DCN a répondu au premier appel d’offre, pas au deuxième. Le syndicat CFDT, lors d’une entrevue au cours de l’année 2006 avec monsieur ADNOT, chef du centre CSC, a émis des réserves, sachant que les techniciens compétents pour la MCO Omar HF (MCO que DCN a obtenue) sont tout à fait compétents pour prendre en charge la MCO Mathilde. Il a été répondu à la CFDT que ce n’était pas les syndicats qui faisaient les choix politiques et industriels de DCN. En l’occurrence, c’est bien dommage car de la même manière que le contrat Omar HF, un travail avec Thalès nous aurait sûrement permis de récolter quelques tranches de ce contrat Mathilde.
Résultat aujourd’hui, nous avons perdu les stations FOST, nous n’avons pas obtenu le contrat concernant la partie des SMT non modernisés des stations non FOST, nous n’avons pas répondu à l’appel d’offre Mathilde. Le chiffre d’affaire cité plus haut est proche de ZERO. Quel gâchis, quelle déception pour le personnel de DCN et du CMSR qui voit là une bien piètre façon de récompenser leur travail et leurs compétences.
Je pense que les syndicats vous demanderont des comptes et j’espère que des réponses concrètes et justifiées seront fournies. Un tel désastre ne peut rester sans décisions de votre part.

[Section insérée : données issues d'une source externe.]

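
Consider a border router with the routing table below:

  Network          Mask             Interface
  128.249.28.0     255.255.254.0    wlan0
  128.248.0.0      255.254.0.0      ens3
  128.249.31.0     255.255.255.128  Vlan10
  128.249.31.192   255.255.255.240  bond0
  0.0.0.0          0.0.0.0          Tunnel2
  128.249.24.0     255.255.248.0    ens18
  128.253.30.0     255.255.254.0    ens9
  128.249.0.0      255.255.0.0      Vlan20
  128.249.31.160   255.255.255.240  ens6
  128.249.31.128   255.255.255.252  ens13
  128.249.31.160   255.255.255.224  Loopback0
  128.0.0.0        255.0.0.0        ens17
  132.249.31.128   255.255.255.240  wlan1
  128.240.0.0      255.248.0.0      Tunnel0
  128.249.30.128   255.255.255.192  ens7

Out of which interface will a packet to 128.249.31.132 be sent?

ens18

Routes whose prefix contains 128.249.31.132:
  0.0.0.0/0 (default, matches everything) -> Tunnel2
  128.0.0.0/8 (128.0.0.0 - 128.255.255.255) -> ens17
  128.248.0.0/15 (128.248.0.0 - 128.249.255.255) -> ens3
  128.249.0.0/16 (128.249.0.0 - 128.249.255.255) -> Vlan20
  128.249.24.0/21 (128.249.24.0 - 128.249.31.255) -> ens18
More-specific entries that do NOT match:
  128.249.31.128/30 (128.249.31.128 - 128.249.31.131) does not contain 128.249.31.132
  128.249.31.192/28 (128.249.31.192 - 128.249.31.207) does not contain 128.249.31.132
  128.249.31.160/28 (128.249.31.160 - 128.249.31.175) does not contain 128.249.31.132
  132.249.31.128/28 (132.249.31.128 - 132.249.31.143) does not contain 128.249.31.132
  128.249.31.160/27 (128.249.31.160 - 128.249.31.191) does not contain 128.249.31.132
  128.249.30.128/26 (128.249.30.128 - 128.249.30.191) does not contain 128.249.31.132
  128.249.31.0/25 (128.249.31.0 - 128.249.31.127) does not contain 128.249.31.132
  128.249.28.0/23 (128.249.28.0 - 128.249.29.255) does not contain 128.249.31.132
  128.253.30.0/23 (128.253.30.0 - 128.253.31.255) does not contain 128.249.31.132
Longest matching prefix is /21 -> interface ens18.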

Ce courrier n’a d’autre prétention  que de calmer mon courroux, et je dois dire à présent que je suis un peu plus détendu.
            Espérant que vous comprendrez l’importance pour ma sérénité de ce courrier, recevez, monsieur le directeur, l’expression de mes meilleurs sentiments.
PS : Je prépare un courrier concernant l’historique depuis 2000 de   Syracuse II et III et il n’est guère plus réjouissant.